Still, the stories -- some supported by affidavits from victims who escaped -- are as consistent as they are shocking. One is that as president of Iraq's national Olympic association, Uday installed a prison in its Baghdad headquarters to torture athletes who did not perform adequately.
He is also alleged to have ordered the hand of a security officer at Olympic headquarters amputated after the guard was wrongly accused of stealing sports equipment.
Uday, No. 3 on the list of 55 most-wanted men from the former Iraqi regime, is also accused of:
Raping scores of women;
Bludgeoning to death one of his father's faithful aides, whom he blamed for causing Saddam Hussein to discard his mother as a wife;
Having his henchmen beat the feet of players on the national soccer team who he said dishonoured Iraq by losing matches;
Spraying a machine gun at a family party, killing a number of dancers and wounding an uncle.

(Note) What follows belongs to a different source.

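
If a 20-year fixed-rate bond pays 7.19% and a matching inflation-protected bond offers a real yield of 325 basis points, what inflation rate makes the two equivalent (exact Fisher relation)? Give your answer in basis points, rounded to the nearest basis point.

382 basis points

(1 + π) = (1 + i)/(1 + r) = 1.07190 / 1.03250 = 1.038160
Break-even inflation = 1.038160 − 1 → 382 basis points.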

Routinely portrayed as a psychotic, wealthy playboy, Uday was said to have attended discotheques and to have had his bodyguards kidnap young women who resisted his entreaties.
Ismail Hussain, a former Iraqi pop star who performed for Uday and now lives in Ottawa, remembers that he indulged not only in women but in fast cars, foot-long Cuban cigars, expensive food and drink -- he had a fondness for Hennessey cognac -- designer clothes and expensive jewellery.
When U.S. troops overran Uday's mansion, they found tawdry paintings of naked women, photographs of prostitutes taken from the Internet and Chinese herbal sexual stimulants.
In 1996, Uday became a target himself when gunmen ambushed his car, hitting him with several bullets and leaving him partially paralyzed.